Published on October 21, 2009 by   ·   No Comments

OPEC secretary-general Abdulla el-Badri told the Wall Street Journal that of those 35 OPEC oil production projects said in February to be put on hold, seven were being re-started, thanks to buoyant oil prices.

The new oil production projects would be brought on stream over the two to four years and would produce 1.2m barrels per day, he said. El-Badri, who has this year voiced caution about oil prices rising too quickly and dampening an economic recovery, sounds reasonably comfortable with the near-$80 levels seen recently. He said the oil environment was ‘becoming more healthy’ but he also voiced concerned about oil demand:

“The consumer wants security of supply….But we do need security of demand,” Mr. El-Badri said. As the WSJ notes, the idea that oil demand will in fact peak in the near future is gaining traction – in a recent Deutsche Bank report, for instance, and in recent remarks from BP’s chief economist Christof Ruhl.
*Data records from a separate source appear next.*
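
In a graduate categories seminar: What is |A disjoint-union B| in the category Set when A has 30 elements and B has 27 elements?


In Set, the coproduct A + B is the disjoint union.
|A + B| = |A| + |B| = 30 + 27 = 57

57


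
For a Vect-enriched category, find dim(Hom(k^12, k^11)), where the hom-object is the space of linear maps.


In Vect-enriched categories, Hom(k^n, k^m) is the space of m x n matrices.
dim(Hom(k^12, k^11)) = 11 * 12 = 132

132


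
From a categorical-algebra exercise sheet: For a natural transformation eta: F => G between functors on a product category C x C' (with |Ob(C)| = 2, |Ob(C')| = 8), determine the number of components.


A natural transformation eta: F => G assigns one component morphism per
object of the domain category.
The domain is the product category C x C', so
|Ob(C x C')| = |Ob(C)| * |Ob(C')| = 2 * 8 = 16.
Therefore eta has 16 component morphisms.

16


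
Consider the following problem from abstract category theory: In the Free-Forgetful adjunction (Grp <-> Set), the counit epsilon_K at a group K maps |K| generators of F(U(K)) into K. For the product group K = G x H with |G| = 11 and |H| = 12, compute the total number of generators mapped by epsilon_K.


The counit epsilon_K: F(U(K)) -> K of the Free-Forgetful adjunction
maps |K| generators of F(U(K)) into K. For K = G x H (the product group),
|G x H| = |G| * |H|.
Total generators mapped = 11 * 12 = 132.

132


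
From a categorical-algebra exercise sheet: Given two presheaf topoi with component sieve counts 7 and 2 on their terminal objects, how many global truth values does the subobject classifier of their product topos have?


In a product of presheaf topoi E_1 x E_2, the subobject classifier
is Omega = Omega_1 x Omega_2 (componentwise), so
|Omega(top)| = |Omega_1(top_1)| * |Omega_2(top_2)|.
= 7 * 2 = 14.

14


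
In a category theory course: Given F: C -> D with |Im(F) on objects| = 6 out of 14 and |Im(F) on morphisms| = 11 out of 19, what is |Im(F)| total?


The image of F consists of distinct objects and distinct morphisms.
|Im(F)| on objects = 6
|Im(F)| on morphisms = 11
Total image cardinality = 6 + 11 = 17

17


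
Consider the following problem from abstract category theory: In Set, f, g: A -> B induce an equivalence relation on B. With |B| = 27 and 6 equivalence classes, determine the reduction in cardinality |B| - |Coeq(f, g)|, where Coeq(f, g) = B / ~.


The coequalizer Coeq(f, g) = B / ~ has one element per equivalence class.
|B| = 27, |Coeq(f, g)| = 6.
|B| - |Coeq(f, g)| = 27 - 6 = 21.

21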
There’s no doubting that many oil production projects were delayed after prices began to fall dramatically in September 2008. But getting hold of detailed data on production from some OPEC members is notoriously difficult.

The IEA in a paper for the G8 noted that OPEC had not provided details of those 35 delayed projects, and the IEA’s own data had only identified 30 OPEC projects that had been delayed, adding: “though it is unclear which of them have been deliberately stalled because of weaker demand and/or lower prices”.